More detailed information can be found here: https://guide.pressbooks.com/chapter/what-is-a-webbook/

To understand what a WebTextBook is, you first need to know that Books4Languages extends PressBooks and WordPress, a popular open source content management system used to publish content to the public web. Books4Languages transforms them, however, so that instead of publishing a site made up of ‘posts’ and ‘pages’ as you would in traditional WordPress, you’re publishing a WebTextBook. This means that each book you create with Books4Languages is a new website. Your textbook-website may live on the same Books4Languages network with hundreds, or even hundreds of thousands of other textbook-websites. No matter what format of textbook you’re creating, each of your chapters starts out as something like a ‘blog post’ or ‘page’ on a website. With a little code magic, Books4Languages then transforms those ‘blog posts’ into the book formats you’re familiar with.

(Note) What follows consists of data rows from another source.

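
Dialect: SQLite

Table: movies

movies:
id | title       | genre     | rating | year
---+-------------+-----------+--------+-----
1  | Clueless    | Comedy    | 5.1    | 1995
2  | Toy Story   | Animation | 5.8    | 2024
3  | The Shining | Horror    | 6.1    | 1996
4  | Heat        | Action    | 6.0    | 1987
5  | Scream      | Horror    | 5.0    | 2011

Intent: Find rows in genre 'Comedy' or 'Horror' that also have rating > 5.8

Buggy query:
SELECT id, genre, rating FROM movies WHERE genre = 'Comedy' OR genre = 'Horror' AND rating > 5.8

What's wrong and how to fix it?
Bug: Without parentheses, AND is evaluated before OR, so the rating filter only applies to the 'Horror' branch

Fix: Add parentheses around the OR so the AND applies to both alternatives

Corrected query:
SELECT id, genre, rating FROM movies WHERE (genre = 'Comedy' OR genre = 'Horror') AND rating > 5.8

Result:
id | genre  | rating
---+--------+-------
3  | Horror | 6.1   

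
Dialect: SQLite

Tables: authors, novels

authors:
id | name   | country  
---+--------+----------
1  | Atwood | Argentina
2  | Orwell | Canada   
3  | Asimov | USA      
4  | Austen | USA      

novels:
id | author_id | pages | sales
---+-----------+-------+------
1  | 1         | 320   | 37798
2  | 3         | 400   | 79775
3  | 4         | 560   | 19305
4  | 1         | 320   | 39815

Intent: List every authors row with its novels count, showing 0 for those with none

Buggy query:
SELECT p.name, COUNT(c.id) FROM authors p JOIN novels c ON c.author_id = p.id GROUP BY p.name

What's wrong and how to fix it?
Bug: An inner join excludes parents with zero children

Fix: Use LEFT JOIN so parents without children still appear (COUNT(c.id) gives 0)

Corrected query:
SELECT p.name, COUNT(c.id) FROM authors p LEFT JOIN novels c ON c.author_id = p.id GROUP BY p.name

Result:
name   | COUNT(c.id)
-------+------------
Asimov | 1          
Atwood | 2          
Austen | 1          
Orwell | 0          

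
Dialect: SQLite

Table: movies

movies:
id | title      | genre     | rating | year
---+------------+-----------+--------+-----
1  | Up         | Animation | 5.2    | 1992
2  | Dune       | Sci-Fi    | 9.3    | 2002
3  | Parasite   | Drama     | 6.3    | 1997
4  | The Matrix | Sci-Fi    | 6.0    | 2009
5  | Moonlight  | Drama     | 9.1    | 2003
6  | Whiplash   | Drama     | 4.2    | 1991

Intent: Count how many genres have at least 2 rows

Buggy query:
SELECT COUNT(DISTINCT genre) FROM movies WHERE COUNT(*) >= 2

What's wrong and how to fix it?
Bug: COUNT(*) cannot appear in WHERE; the per-group count doesn't exist yet

Fix: Use a subquery that GROUPs and filters with HAVING, then count its rows

Corrected query:
SELECT COUNT(*) FROM (SELECT genre FROM movies GROUP BY genre HAVING COUNT(*) >= 2)

Result:
COUNT(*)
--------
2       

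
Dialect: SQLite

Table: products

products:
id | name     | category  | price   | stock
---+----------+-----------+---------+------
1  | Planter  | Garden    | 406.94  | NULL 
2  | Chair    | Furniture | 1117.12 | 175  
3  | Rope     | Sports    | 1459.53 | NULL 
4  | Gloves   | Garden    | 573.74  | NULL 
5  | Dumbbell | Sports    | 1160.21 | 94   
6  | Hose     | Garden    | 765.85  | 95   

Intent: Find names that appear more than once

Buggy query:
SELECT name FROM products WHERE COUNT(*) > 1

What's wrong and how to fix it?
Bug: COUNT(*) is an aggregate and cannot be used in WHERE

Fix: GROUP BY name, then filter groups with HAVING COUNT(*) > 1

Corrected query:
SELECT name FROM products GROUP BY name HAVING COUNT(*) > 1

Result:
(no rows)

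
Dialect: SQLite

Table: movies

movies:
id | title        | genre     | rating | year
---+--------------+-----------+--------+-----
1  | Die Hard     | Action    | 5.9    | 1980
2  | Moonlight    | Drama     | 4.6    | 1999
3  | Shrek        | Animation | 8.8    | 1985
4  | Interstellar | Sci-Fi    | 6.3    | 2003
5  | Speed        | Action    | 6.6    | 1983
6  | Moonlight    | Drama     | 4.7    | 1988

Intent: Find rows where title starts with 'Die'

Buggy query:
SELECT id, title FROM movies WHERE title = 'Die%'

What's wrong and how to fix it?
Bug: Wildcards only work with LIKE; '=' treats '%' as a literal character

Fix: Replace '=' with LIKE so 'Die%' is treated as a pattern

Corrected query:
SELECT id, title FROM movies WHERE title LIKE 'Die%'

Result:
id | title   
---+---------
1  | Die Hard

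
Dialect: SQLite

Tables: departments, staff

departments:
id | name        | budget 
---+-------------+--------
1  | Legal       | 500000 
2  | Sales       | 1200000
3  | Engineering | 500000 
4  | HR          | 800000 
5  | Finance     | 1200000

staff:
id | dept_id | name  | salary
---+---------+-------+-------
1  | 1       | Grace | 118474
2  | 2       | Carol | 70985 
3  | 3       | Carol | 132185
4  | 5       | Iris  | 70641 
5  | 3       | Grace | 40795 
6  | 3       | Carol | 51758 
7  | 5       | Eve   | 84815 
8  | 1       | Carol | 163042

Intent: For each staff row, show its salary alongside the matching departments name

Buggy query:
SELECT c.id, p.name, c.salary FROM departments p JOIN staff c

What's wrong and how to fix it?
Bug: Missing join condition: each staff row is matched to all departments rows instead of just its own

Fix: Specify the join condition linking the foreign key to the parent id

Corrected query:
SELECT c.id, p.name, c.salary FROM departments p JOIN staff c ON c.dept_id = p.id

Result:
id | name        | salary
---+-------------+-------
1  | Legal       | 118474
2  | Sales       | 70985 
3  | Engineering | 132185
4  | Finance     | 70641 
5  | Engineering | 40795 
6  | Engineering | 51758 
7  | Finance     | 84815 
8  | Legal       | 163042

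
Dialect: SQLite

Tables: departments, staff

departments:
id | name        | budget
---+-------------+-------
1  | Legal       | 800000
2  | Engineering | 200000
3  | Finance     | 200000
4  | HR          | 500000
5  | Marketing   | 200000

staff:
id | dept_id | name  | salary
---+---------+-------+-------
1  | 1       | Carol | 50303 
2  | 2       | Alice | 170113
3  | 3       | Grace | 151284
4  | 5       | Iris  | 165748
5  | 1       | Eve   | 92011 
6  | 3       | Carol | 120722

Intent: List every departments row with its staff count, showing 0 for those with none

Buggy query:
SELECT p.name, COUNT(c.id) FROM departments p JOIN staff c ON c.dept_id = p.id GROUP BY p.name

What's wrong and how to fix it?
Bug: An inner join excludes parents with zero children

Fix: Switch to LEFT JOIN to retain unmatched parent rows

Corrected query:
SELECT p.name, COUNT(c.id) FROM departments p LEFT JOIN staff c ON c.dept_id = p.id GROUP BY p.name

Result:
name        | COUNT(c.id)
------------+------------
Engineering | 1          
Finance     | 2          
HR          | 0          
Legal       | 2          
Marketing   | 1          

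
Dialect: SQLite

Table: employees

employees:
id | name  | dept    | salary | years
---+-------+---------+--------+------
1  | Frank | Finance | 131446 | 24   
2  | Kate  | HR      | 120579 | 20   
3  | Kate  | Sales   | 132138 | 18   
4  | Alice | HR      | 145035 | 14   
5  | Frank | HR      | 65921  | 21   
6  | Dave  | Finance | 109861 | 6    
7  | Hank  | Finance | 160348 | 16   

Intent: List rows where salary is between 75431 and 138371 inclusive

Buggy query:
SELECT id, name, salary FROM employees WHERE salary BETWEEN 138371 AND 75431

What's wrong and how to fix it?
Bug: BETWEEN expects the lower bound first; with 138371 AND 75431 the range is empty

Fix: Write BETWEEN 75431 AND 138371

Corrected query:
SELECT id, name, salary FROM employees WHERE salary BETWEEN 75431 AND 138371

Result:
id | name  | salary
---+-------+-------
1  | Frank | 131446
2  | Kate  | 120579
3  | Kate  | 132138
6  | Dave  | 109861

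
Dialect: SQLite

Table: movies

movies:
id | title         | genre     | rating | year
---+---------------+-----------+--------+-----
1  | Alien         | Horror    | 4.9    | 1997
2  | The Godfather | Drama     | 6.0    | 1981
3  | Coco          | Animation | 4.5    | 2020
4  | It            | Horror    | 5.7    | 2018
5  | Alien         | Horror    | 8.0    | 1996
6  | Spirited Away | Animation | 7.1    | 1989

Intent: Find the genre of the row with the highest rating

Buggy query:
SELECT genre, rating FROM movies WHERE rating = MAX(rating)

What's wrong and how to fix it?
Bug: MAX(rating) is an aggregate and cannot be used directly in WHERE

Fix: Wrap MAX in a scalar subquery so WHERE compares against a single value

Corrected query:
SELECT genre, rating FROM movies WHERE rating = (SELECT MAX(rating) FROM movies)

Result:
genre  | rating
-------+-------
Horror | 8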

With the WebTextBook, the end result will resemble what you might see on a WordPress blog, but organized and presented in a way that invites readers to navigate the like a book. Each ‘post’ in your book – front matter, chapter, or back matter – becomes its own webpage. Readers can scroll down the webpage to read the entire chapter’s content, or they can use the navigation arrows attached to the bottom of the page to navigate backward or forward to another chapter. The reading interface for each page also includes a dropdown table of contents, like you may find in an ebook. To access the book, your reader just needs to have the link to where it lives Books4Languages network.

Just like in traditional textbook formats, ‘posts’ can be nested in a way that lets you divide your textbook up for your readers. Subsections can be nested under chapters, and chapters can be nested under organizational units we call parts. If a part contains content, it will display as its own webpage in the webtextbook format. Otherwise, it only divides the information in the table of contents. Subsections of a chapter will all be included on the same chapter webpage.